Highlights this week
Name: Colin Noden
Lives in: Orléans
Day job: Arts & culture writer and wannabe traveler
Sushi 29 has only been open a few months in Blackburn Hamlet. Chef Teng Lin trained under a well-known master sushi chef in Toronto and picked up a passion for creativity along with the cooking skills demanded of him. “I want to be creative and put my style on the food,” he says. I decided to go mid-market with a selection that would help me assess their technique, generosity, and quality: Age-dashi tofu with bonito flakes to test the fryer; rainbow roll, which takes skill to get the seven different fish to hold together; soft clam sushi for quality, as it’s not a popular item; and tobiko sushi, because it’s a party in the mouth. The bill was $22, which is equivalent to two standard sushi trays at your local supermarket. Bottom line? We’ve found a new favourite sushi takeout.
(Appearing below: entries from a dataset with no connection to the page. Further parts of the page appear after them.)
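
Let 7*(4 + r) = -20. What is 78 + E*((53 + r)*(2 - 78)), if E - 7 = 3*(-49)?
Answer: 491038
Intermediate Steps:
E = -140 (E = 7 + 3*(-49) = 7 - 147 = -140)
r = -48/7 (r = -4 + (⅐)*(-20) = -4 - 20/7 = -48/7 ≈ -6.8571)
78 + E*((53 + r)*(2 - 78)) = 78 - 140*(53 - 48/7)*(2 - 78) = 78 - 6460*(-76) = 78 - 140*(-24548/7) = 78 + 490960 = 491038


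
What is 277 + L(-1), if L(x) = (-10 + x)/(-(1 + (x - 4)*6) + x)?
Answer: 7745/28 ≈ 276.61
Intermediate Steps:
L(x) = (-10 + x)/(23 - 5*x) (L(x) = (-10 + x)/(-(1 + (-4 + x)*6) + x) = (-10 + x)/(-(1 + (-24 + 6*x)) + x) = (-10 + x)/(-(-23 + 6*x) + x) = (-10 + x)/((23 - 6*x) + x) = (-10 + x)/(23 - 5*x))
277 + L(-1) = 277 + (10 - 1*(-1))/(-23 + 5*(-1)) = 277 + (10 + 1)/(-23 - 5) = 277 + 11/(-28) = 277 - 1/28*11 = 277 - 11/28 = 7745/28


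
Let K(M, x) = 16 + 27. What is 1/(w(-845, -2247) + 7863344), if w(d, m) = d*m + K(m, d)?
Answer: 1/9762102 ≈ 1.0244e-7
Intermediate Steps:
K(M, x) = 43
w(d, m) = 43 + d*m (w(d, m) = d*m + 43 = 43 + d*m)
1/(w(-845, -2247) + 7863344) = 1/((43 - 845*(-2247)) + 7863344) = 1/((43 + 1898715) + 7863344) = 1/(1898758 + 7863344) = 1/9762102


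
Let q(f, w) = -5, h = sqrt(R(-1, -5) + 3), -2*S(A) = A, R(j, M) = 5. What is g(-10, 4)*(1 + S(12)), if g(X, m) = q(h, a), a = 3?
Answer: 25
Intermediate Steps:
S(A) = -A/2
h = 2*sqrt(2) (h = sqrt(5 + 3) = sqrt(8) = 2*sqrt(2) ≈ 2.8284)
g(X, m) = -5
g(-10, 4)*(1 + S(12)) = -5*(1 - 1/2*12) = -5*(1 - 6) = -5*(-5) = 25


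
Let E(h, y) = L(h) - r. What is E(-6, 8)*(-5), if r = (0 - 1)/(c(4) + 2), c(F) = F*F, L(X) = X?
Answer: 535/18 ≈ 29.722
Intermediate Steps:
c(F) = F**2
r = -1/18 (r = (0 - 1)/(4**2 + 2) = -1/(16 + 2) = -1/18 ≈ -0.055556)
E(h, y) = 1/18 + h (E(h, y) = h - 1*(-1/18) = h + 1/18 = 1/18 + h)
E(-6, 8)*(-5) = (1/18 - 6)*(-5) = -107/18*(-5) = 535/18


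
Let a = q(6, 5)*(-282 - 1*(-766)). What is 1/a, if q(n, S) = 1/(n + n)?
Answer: 3/121 ≈ 0.024793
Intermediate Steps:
q(n, S) = 1/(2*n)
a = 121/3 (a = ((½)/6)*(-282 - 1*(-766)) = ((½)*(⅙))*(-282 + 766) = (1/12)*484 = 121/3 ≈ 40.333)
1/a = 1/(121/3) = 3/121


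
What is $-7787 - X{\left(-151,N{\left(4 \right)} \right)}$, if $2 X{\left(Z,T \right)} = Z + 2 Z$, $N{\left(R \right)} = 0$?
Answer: $- \frac{15121}{2} \approx -7560.5$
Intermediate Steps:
$X{\left(Z,T \right)} = \frac{3 Z}{2}$ ($X{\left(Z,T \right)} = \frac{Z + 2 Z}{2} = \frac{3 Z}{2}$)
$-7787 - X{\left(-151,N{\left(4 \right)} \right)} = -7787 - \frac{3}{2} \left(-151\right) = -7787 - - \frac{453}{2} = -7787 + \frac{453}{2} = - \frac{15121}{2}$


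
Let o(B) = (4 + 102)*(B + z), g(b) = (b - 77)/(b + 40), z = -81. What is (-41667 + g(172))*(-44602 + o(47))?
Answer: 212909246827/106 ≈ 2.0086e+9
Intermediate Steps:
g(b) = (-77 + b)/(40 + b)
o(B) = -8586 + 106*B (o(B) = (4 + 102)*(B - 81) = 106*(-81 + B) = -8586 + 106*B)
(-41667 + g(172))*(-44602 + o(47)) = (-41667 + (-77 + 172)/(40 + 172))*(-44602 + (-8586 + 106*47)) = (-41667 + 95/212)*(-44602 + (-8586 + 4982)) = (-41667 + (1/212)*95)*(-44602 - 3604) = (-41667 + 95/212)*(-48206) = -8833309/212*(-48206) = 212909246827/106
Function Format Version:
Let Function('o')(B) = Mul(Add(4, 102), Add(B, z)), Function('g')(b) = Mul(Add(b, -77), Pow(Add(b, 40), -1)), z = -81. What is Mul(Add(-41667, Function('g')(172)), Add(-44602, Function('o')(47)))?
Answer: Rational(212909246827, 106) ≈ 2.0086e+9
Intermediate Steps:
Function('g')(b) = Mul(Pow(Add(40, b), -1), Add(-77, b)) (Function('g')(b) = Mul(Add(-77, b), Pow(Add(40, b), -1)) = Mul(Pow(Add(40, b), -1), Add(-77, b)))
Function('o')(B) = Add(-8586, Mul(106, B)) (Function('o')(B) = Mul(Add(4, 102), Add(B, -81)) = Mul(106, Add(-81, B)) = Add(-8586, Mul(106, B)))
Mul(Add(-41667, Function('g')(172)), Add(-44602, Function('o')(47))) = Mul(Add(-41667, Mul(Pow(Add(40, 172), -1), Add(-77, 172))), Add(-44602, Add(-8586, Mul(106, 47)))) = Mul(Add(-41667, Mul(Pow(212, -1), 95)), Add(-44602, Add(-8586, 4982))) = Mul(Add(-41667, Mul(Rational(1, 212), 95)), Add(-44602, -3604)) = Mul(Add(-41667, Rational(95, 212)), -48206) = Mul(Rational(-8833309, 212), -48206) = Rational(212909246827, 106)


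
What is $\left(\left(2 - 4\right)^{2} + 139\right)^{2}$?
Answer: $20449$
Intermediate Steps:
$\left(\left(2 - 4\right)^{2} + 139\right)^{2} = \left(\left(-2\right)^{2} + 139\right)^{2} = \left(4 + 139\right)^{2} = 143^{2} = 20449$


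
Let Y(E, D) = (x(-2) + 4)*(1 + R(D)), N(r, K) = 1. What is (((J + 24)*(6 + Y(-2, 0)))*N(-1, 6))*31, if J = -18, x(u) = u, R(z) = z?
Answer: 1488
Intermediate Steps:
Y(E, D) = 2 + 2*D (Y(E, D) = (-2 + 4)*(1 + D) = 2*(1 + D) = 2 + 2*D)
(((J + 24)*(6 + Y(-2, 0)))*N(-1, 6))*31 = (((-18 + 24)*(6 + (2 + 2*0)))*1)*31 = ((6*(6 + (2 + 0)))*1)*31 = ((6*(6 + 2))*1)*31 = ((6*8)*1)*31 = (48*1)*31 = 48*31 = 1488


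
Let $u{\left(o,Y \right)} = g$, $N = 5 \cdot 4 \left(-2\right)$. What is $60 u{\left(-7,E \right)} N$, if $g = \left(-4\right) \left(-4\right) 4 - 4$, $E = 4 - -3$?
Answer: $-144000$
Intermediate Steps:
$E = 7$ ($E = 4 + 3 = 7$)
$N = -40$ ($N = 20 \left(-2\right) = -40$)
$g = 60$ ($g = 16 \cdot 4 - 4 = 64 - 4 = 60$)
$u{\left(o,Y \right)} = 60$
$60 u{\left(-7,E \right)} N = 60 \cdot 60 \left(-40\right) = 3600 \left(-40\right) = -144000$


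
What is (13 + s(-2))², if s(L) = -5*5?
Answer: 144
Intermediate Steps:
s(L) = -25
(13 + s(-2))² = (13 - 25)² = (-12)² = 144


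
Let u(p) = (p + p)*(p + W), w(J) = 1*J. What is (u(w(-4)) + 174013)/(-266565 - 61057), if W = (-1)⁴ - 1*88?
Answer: -174741/327622 ≈ -0.53336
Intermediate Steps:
W = -87 (W = 1 - 88 = -87)
w(J) = J
u(p) = 2*p*(-87 + p) (u(p) = (p + p)*(p - 87) = (2*p)*(-87 + p) = 2*p*(-87 + p))
(u(w(-4)) + 174013)/(-266565 - 61057) = (2*(-4)*(-87 - 4) + 174013)/(-266565 - 61057) = (2*(-4)*(-91) + 174013)/(-327622) = (728 + 174013)*(-1/327622) = 174741*(-1/327622) = -174741/327622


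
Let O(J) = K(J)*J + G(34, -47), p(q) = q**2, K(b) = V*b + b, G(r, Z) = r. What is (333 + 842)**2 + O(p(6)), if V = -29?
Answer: 1344371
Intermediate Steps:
K(b) = -28*b (K(b) = -29*b + b = -28*b)
O(J) = 34 - 28*J**2 (O(J) = (-28*J)*J + 34 = -28*J**2 + 34 = 34 - 28*J**2)
(333 + 842)**2 + O(p(6)) = (333 + 842)**2 + (34 - 28*(6**2)**2) = 1175**2 + (34 - 28*36**2) = 1380625 + (34 - 28*1296) = 1380625 + (34 - 36288) = 1380625 - 36254 = 1344371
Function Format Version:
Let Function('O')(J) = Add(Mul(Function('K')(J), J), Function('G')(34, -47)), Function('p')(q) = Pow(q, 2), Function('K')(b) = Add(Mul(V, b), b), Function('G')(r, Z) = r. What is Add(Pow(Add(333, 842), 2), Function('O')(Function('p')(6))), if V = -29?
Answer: 1344371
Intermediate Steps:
Function('K')(b) = Mul(-28, b) (Function('K')(b) = Add(Mul(-29, b), b) = Mul(-28, b))
Function('O')(J) = Add(34, Mul(-28, Pow(J, 2))) (Function('O')(J) = Add(Mul(Mul(-28, J), J), 34) = Add(Mul(-28, Pow(J, 2)), 34) = Add(34, Mul(-28, Pow(J, 2))))
Add(Pow(Add(333, 842), 2), Function('O')(Function('p')(6))) = Add(Pow(Add(333, 842), 2), Add(34, Mul(-28, Pow(Pow(6, 2), 2)))) = Add(Pow(1175, 2), Add(34, Mul(-28, Pow(36, 2)))) = Add(1380625, Add(34, Mul(-28, 1296))) = Add(1380625, Add(34, -36288)) = Add(1380625, -36254) = 1344371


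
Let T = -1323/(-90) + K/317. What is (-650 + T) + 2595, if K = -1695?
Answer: 6195299/3170 ≈ 1954.4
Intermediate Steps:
T = 29649/3170 (T = -1323/(-90) - 1695/317 = -1323*(-1/90) - 1695*1/317 = 147/10 - 1695/317 = 29649/3170 ≈ 9.3530)
(-650 + T) + 2595 = (-650 + 29649/3170) + 2595 = -2030851/3170 + 2595 = 6195299/3170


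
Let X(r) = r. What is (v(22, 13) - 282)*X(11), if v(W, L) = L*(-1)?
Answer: -3245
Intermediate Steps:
v(W, L) = -L
(v(22, 13) - 282)*X(11) = (-1*13 - 282)*11 = (-13 - 282)*11 = -295*11 = -3245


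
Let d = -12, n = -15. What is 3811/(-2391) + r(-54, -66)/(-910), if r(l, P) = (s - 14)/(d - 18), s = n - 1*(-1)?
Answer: -413124/259025 ≈ -1.5949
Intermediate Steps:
s = -14 (s = -15 - 1*(-1) = -15 + 1 = -14)
r(l, P) = 14/15 (r(l, P) = (-14 - 14)/(-12 - 18) = -28/(-30) = -28*(-1/30) = 14/15)
3811/(-2391) + r(-54, -66)/(-910) = 3811/(-2391) + (14/15)/(-910) = 3811*(-1/2391) + (14/15)*(-1/910) = -3811/2391 - 1/975 = -413124/259025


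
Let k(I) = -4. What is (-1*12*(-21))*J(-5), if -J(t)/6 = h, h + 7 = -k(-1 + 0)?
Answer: 4536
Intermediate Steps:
h = -3 (h = -7 - 1*(-4) = -7 + 4 = -3)
J(t) = 18 (J(t) = -6*(-3) = 18)
(-1*12*(-21))*J(-5) = (-1*12*(-21))*18 = -12*(-21)*18 = 252*18 = 4536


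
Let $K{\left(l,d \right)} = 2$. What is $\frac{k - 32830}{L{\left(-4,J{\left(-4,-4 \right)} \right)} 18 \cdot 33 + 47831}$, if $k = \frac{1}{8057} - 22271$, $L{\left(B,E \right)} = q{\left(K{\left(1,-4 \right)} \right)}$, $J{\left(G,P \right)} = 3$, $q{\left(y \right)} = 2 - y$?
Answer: $- \frac{443948756}{385374367} \approx -1.152$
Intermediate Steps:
$L{\left(B,E \right)} = 0$ ($L{\left(B,E \right)} = 2 - 2 = 0$)
$k = - \frac{179437446}{8057}$ ($k = \frac{1}{8057} - 22271 = - \frac{179437446}{8057} \approx -22271.0$)
$\frac{k - 32830}{L{\left(-4,J{\left(-4,-4 \right)} \right)} 18 \cdot 33 + 47831} = \frac{- \frac{179437446}{8057} - 32830}{0 \cdot 18 \cdot 33 + 47831} = - \frac{443948756}{8057 \left(0 \cdot 33 + 47831\right)} = - \frac{443948756}{8057 \left(0 + 47831\right)} = - \frac{443948756}{8057 \cdot 47831} = \left(- \frac{443948756}{8057}\right) \frac{1}{47831} = - \frac{443948756}{385374367}$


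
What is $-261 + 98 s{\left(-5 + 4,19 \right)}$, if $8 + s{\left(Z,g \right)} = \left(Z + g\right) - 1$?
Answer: $621$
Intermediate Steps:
$s{\left(Z,g \right)} = -9 + Z + g$ ($s{\left(Z,g \right)} = -8 - \left(1 - Z - g\right) = -8 + \left(-1 + Z + g\right) = -9 + Z + g$)
$-261 + 98 s{\left(-5 + 4,19 \right)} = -261 + 98 \left(-9 + \left(-5 + 4\right) + 19\right) = -261 + 98 \left(-9 - 1 + 19\right) = -261 + 98 \cdot 9 = -261 + 882 = 621$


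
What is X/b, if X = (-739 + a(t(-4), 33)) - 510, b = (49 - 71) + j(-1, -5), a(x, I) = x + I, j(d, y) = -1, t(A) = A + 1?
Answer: 53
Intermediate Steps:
t(A) = 1 + A
a(x, I) = I + x
b = -23 (b = (49 - 71) - 1 = -22 - 1 = -23)
X = -1219 (X = (-739 + (33 + (1 - 4))) - 510 = (-739 + (33 - 3)) - 510 = (-739 + 30) - 510 = -709 - 510 = -1219)
X/b = -1219/(-23) = -1/23*(-1219) = 53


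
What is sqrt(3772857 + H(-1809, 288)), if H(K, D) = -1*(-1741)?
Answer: sqrt(3774598) ≈ 1942.8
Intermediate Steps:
H(K, D) = 1741
sqrt(3772857 + H(-1809, 288)) = sqrt(3772857 + 1741) = sqrt(3774598)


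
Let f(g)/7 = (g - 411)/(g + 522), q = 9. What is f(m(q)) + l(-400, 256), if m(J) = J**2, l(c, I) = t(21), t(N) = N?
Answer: 3451/201 ≈ 17.169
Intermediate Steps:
l(c, I) = 21
f(g) = 7*(-411 + g)/(522 + g) (f(g) = 7*((g - 411)/(g + 522)) = 7*((-411 + g)/(522 + g)) = 7*(-411 + g)/(522 + g))
f(m(q)) + l(-400, 256) = 7*(-411 + 9**2)/(522 + 9**2) + 21 = 7*(-411 + 81)/(522 + 81) + 21 = 7*(-330)/603 + 21 = 7*(1/603)*(-330) + 21 = -770/201 + 21 = 3451/201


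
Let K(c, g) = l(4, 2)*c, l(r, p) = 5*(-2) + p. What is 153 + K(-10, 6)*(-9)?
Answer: -567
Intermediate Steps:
l(r, p) = -10 + p
K(c, g) = -8*c (K(c, g) = (-10 + 2)*c = -8*c)
153 + K(-10, 6)*(-9) = 153 - 8*(-10)*(-9) = 153 + 80*(-9) = 153 - 720 = -567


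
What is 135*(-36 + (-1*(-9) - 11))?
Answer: -5130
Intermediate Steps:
135*(-36 + (-1*(-9) - 11)) = 135*(-36 + (9 - 11)) = 135*(-36 - 2) = 135*(-38) = -5130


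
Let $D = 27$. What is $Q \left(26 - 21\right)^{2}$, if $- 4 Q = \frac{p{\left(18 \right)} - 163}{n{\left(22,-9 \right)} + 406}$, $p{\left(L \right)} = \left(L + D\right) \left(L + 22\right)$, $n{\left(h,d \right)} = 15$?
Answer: $- \frac{40925}{1684} \approx -24.302$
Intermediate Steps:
$p{\left(L \right)} = \left(22 + L\right) \left(27 + L\right)$ ($p{\left(L \right)} = \left(L + 27\right) \left(L + 22\right) = \left(27 + L\right) \left(22 + L\right) = \left(22 + L\right) \left(27 + L\right)$)
$Q = - \frac{1637}{1684}$ ($Q = - \frac{\left(\left(594 + 18^{2} + 49 \cdot 18\right) - 163\right) \frac{1}{15 + 406}}{4} = - \frac{\left(\left(594 + 324 + 882\right) - 163\right) \frac{1}{421}}{4} = - \frac{\left(1800 - 163\right) \frac{1}{421}}{4} = - \frac{1637 \cdot \frac{1}{421}}{4} = \left(- \frac{1}{4}\right) \frac{1637}{421} = - \frac{1637}{1684} \approx -0.97209$)
$Q \left(26 - 21\right)^{2} = - \frac{1637 \left(26 - 21\right)^{2}}{1684} = - \frac{1637 \cdot 5^{2}}{1684} = \left(- \frac{1637}{1684}\right) 25 = - \frac{40925}{1684}$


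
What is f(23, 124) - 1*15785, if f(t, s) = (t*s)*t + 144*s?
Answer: 67667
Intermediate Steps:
f(t, s) = 144*s + s*t**2 (f(t, s) = (s*t)*t + 144*s = s*t**2 + 144*s = 144*s + s*t**2)
f(23, 124) - 1*15785 = 124*(144 + 23**2) - 1*15785 = 124*(144 + 529) - 15785 = 124*673 - 15785 = 83452 - 15785 = 67667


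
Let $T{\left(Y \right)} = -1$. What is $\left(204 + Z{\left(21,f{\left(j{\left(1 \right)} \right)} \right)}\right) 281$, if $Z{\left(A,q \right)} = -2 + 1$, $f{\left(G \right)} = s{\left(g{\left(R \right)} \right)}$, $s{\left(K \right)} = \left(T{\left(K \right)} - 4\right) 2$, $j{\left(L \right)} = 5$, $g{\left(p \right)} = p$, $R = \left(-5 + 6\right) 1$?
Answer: $57043$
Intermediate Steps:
$R = 1$ ($R = 1 \cdot 1 = 1$)
$s{\left(K \right)} = -10$ ($s{\left(K \right)} = \left(-1 - 4\right) 2 = \left(-5\right) 2 = -10$)
$f{\left(G \right)} = -10$
$Z{\left(A,q \right)} = -1$
$\left(204 + Z{\left(21,f{\left(j{\left(1 \right)} \right)} \right)}\right) 281 = \left(204 - 1\right) 281 = 203 \cdot 281 = 57043$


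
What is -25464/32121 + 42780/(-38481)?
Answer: -261557396/137338689 ≈ -1.9045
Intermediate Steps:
-25464/32121 + 42780/(-38481) = -25464*1/32121 + 42780*(-1/38481) = -8488/10707 - 14260/12827 = -261557396/137338689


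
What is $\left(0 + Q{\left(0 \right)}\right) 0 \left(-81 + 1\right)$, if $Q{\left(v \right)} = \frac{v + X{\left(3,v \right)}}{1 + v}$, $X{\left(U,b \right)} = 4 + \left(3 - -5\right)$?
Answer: $0$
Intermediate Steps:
$X{\left(U,b \right)} = 12$ ($X{\left(U,b \right)} = 4 + \left(3 + 5\right) = 4 + 8 = 12$)
$Q{\left(v \right)} = \frac{12 + v}{1 + v}$ ($Q{\left(v \right)} = \frac{v + 12}{1 + v} = \frac{12 + v}{1 + v}$)
$\left(0 + Q{\left(0 \right)}\right) 0 \left(-81 + 1\right) = \left(0 + \frac{12 + 0}{1 + 0}\right) 0 \left(-81 + 1\right) = \left(0 + 1^{-1} \cdot 12\right) 0 \left(-80\right) = \left(0 + 1 \cdot 12\right) 0 \left(-80\right) = \left(0 + 12\right) 0 \left(-80\right) = 12 \cdot 0 \left(-80\right) = 0 \left(-80\right) = 0$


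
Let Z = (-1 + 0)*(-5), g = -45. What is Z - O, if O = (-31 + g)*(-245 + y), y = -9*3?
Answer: -20667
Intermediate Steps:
y = -27
Z = 5 (Z = -1*(-5) = 5)
O = 20672 (O = (-31 - 45)*(-245 - 27) = -76*(-272) = 20672)
Z - O = 5 - 1*20672 = 5 - 20672 = -20667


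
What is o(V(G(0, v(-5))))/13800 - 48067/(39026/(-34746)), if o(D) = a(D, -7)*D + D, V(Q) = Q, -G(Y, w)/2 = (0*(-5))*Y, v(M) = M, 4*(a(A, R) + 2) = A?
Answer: 835067991/19513 ≈ 42796.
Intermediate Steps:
a(A, R) = -2 + A/4
G(Y, w) = 0 (G(Y, w) = -2*0*(-5)*Y = -0*Y = -2*0 = 0)
o(D) = D + D*(-2 + D/4) (o(D) = (-2 + D/4)*D + D = D*(-2 + D/4) + D = D + D*(-2 + D/4))
o(V(G(0, v(-5))))/13800 - 48067/(39026/(-34746)) = ((1/4)*0*(-4 + 0))/13800 - 48067/(39026/(-34746)) = ((1/4)*0*(-4))*(1/13800) - 48067/(39026*(-1/34746)) = 0*(1/13800) - 48067/(-19513/17373) = 0 - 48067*(-17373/19513) = 0 + 835067991/19513 = 835067991/19513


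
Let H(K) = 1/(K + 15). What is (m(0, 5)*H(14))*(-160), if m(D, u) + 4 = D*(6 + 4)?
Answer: 640/29 ≈ 22.069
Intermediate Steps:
H(K) = 1/(15 + K)
m(D, u) = -4 + 10*D (m(D, u) = -4 + D*(6 + 4) = -4 + D*10 = -4 + 10*D)
(m(0, 5)*H(14))*(-160) = ((-4 + 10*0)/(15 + 14))*(-160) = ((-4 + 0)/29)*(-160) = -4*1/29*(-160) = -4/29*(-160) = 640/29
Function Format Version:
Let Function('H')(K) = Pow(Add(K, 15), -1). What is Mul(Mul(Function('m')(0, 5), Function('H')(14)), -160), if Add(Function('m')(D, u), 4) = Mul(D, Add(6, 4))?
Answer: Rational(640, 29) ≈ 22.069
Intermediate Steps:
Function('H')(K) = Pow(Add(15, K), -1)
Function('m')(D, u) = Add(-4, Mul(10, D)) (Function('m')(D, u) = Add(-4, Mul(D, Add(6, 4))) = Add(-4, Mul(D, 10)) = Add(-4, Mul(10, D)))
Mul(Mul(Function('m')(0, 5), Function('H')(14)), -160) = Mul(Mul(Add(-4, Mul(10, 0)), Pow(Add(15, 14), -1)), -160) = Mul(Mul(Add(-4, 0), Pow(29, -1)), -160) = Mul(Mul(-4, Rational(1, 29)), -160) = Mul(Rational(-4, 29), -160) = Rational(640, 29)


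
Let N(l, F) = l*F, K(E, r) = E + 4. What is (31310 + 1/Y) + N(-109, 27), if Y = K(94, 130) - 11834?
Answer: 332915111/11736 ≈ 28367.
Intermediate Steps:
K(E, r) = 4 + E
N(l, F) = F*l
Y = -11736 (Y = (4 + 94) - 11834 = 98 - 11834 = -11736)
(31310 + 1/Y) + N(-109, 27) = (31310 + 1/(-11736)) + 27*(-109) = (31310 - 1/11736) - 2943 = 367454159/11736 - 2943 = 332915111/11736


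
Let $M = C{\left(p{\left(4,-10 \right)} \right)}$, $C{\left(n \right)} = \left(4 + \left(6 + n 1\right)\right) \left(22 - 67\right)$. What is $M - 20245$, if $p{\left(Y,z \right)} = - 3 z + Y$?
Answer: $-22225$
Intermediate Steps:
$p{\left(Y,z \right)} = Y - 3 z$
$C{\left(n \right)} = -450 - 45 n$ ($C{\left(n \right)} = \left(4 + \left(6 + n\right)\right) \left(-45\right) = \left(10 + n\right) \left(-45\right) = -450 - 45 n$)
$M = -1980$ ($M = -450 - 45 \left(4 - -30\right) = -450 - 45 \left(4 + 30\right) = -450 - 1530 = -1980$)
$M - 20245 = -1980 - 20245 = -22225$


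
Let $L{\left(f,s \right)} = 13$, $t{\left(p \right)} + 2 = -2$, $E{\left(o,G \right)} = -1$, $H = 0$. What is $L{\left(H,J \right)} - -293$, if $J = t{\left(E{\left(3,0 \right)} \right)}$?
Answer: $306$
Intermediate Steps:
$t{\left(p \right)} = -4$ ($t{\left(p \right)} = -2 - 2 = -4$)
$J = -4$
$L{\left(H,J \right)} - -293 = 13 - -293 = 13 + 293 = 306$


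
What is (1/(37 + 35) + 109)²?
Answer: 61606801/5184 ≈ 11884.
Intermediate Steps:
(1/(37 + 35) + 109)² = (1/72 + 109)² = (7849/72)² = 61606801/5184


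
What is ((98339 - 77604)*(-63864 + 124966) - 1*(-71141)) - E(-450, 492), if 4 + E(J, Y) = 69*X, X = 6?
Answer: 1267020701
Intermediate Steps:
E(J, Y) = 410 (E(J, Y) = -4 + 69*6 = -4 + 414 = 410)
((98339 - 77604)*(-63864 + 124966) - 1*(-71141)) - E(-450, 492) = ((98339 - 77604)*(-63864 + 124966) - 1*(-71141)) - 1*410 = (20735*61102 + 71141) - 410 = (1266949970 + 71141) - 410 = 1267021111 - 410 = 1267020701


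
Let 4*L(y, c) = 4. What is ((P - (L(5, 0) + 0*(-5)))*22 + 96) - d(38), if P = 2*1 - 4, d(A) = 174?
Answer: -144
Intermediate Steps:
L(y, c) = 1 (L(y, c) = (¼)*4 = 1)
P = -2 (P = 2 - 4 = -2)
((P - (L(5, 0) + 0*(-5)))*22 + 96) - d(38) = ((-2 - (1 + 0*(-5)))*22 + 96) - 1*174 = ((-2 - (1 + 0))*22 + 96) - 174 = ((-2 - 1*1)*22 + 96) - 174 = ((-2 - 1)*22 + 96) - 174 = (-3*22 + 96) - 174 = (-66 + 96) - 174 = 30 - 174 = -144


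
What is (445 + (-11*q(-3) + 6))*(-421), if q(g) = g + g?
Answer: -217657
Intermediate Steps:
q(g) = 2*g
(445 + (-11*q(-3) + 6))*(-421) = (445 + (-22*(-3) + 6))*(-421) = (445 + (-11*(-6) + 6))*(-421) = (445 + (66 + 6))*(-421) = (445 + 72)*(-421) = 517*(-421) = -217657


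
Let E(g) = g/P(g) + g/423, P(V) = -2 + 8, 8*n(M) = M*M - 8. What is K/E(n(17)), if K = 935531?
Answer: 6331673808/40183 ≈ 1.5757e+5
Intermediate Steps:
n(M) = -1 + M²/8 (n(M) = (M*M - 8)/8 = (M² - 8)/8 = (-8 + M²)/8 = -1 + M²/8)
P(V) = 6
E(g) = 143*g/846 (E(g) = g/6 + g/423 = 143*g/846)
K/E(n(17)) = 935531/((143*(-1 + (⅛)*17²)/846)) = 935531/((143*(-1 + (⅛)*289)/846)) = 935531/((143*(-1 + 289/8)/846)) = 935531/(((143/846)*(281/8))) = 935531/(40183/6768) = 935531*(6768/40183) = 6331673808/40183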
They offer a huge menu, and I have a hunch we’re going to see some interesting creations once Chef Lin feels confident in his direction. So why not order something different to encourage him? The double salmon pizza looks interesting.
Name: Erika Ibrahim
Lives in: Carlington
Day job: Editor and survey assistant
On a late night earlier this week, while my partner and I were settling in to watch the latest cinematic instalment in the MCU, I realized that my sugar cravings were kicking in. The siren song of a dessert, with buttered crust and creamy base, was too sweet to resist. It was in this moment that I made a snap decision to order from Slushies* and Desserts, which has been operating in Ottawa since January. The shop’s name is cheeky and somewhat misleading: By their own admission, the business is “permanently out of slushies.” I ordered the caramel carrot cheesecake, which promised glorious moist chunks of carrot cake hidden in the cheesecake. If you’ve ever wished that a carrot cake with cream cheese frosting had a higher ratio of frosting to cake, this treat might very well be the answer. When this slice made it to my doorstep and I took my first bite, it hit all the notes a cheesecake should: the subtle tang from the creamy cheese, the soft texture of the carrot cake, and the satisfying crunch of the honeyed graham crust. I watched the rest of the movie with a full stomach and a slaked sweet tooth.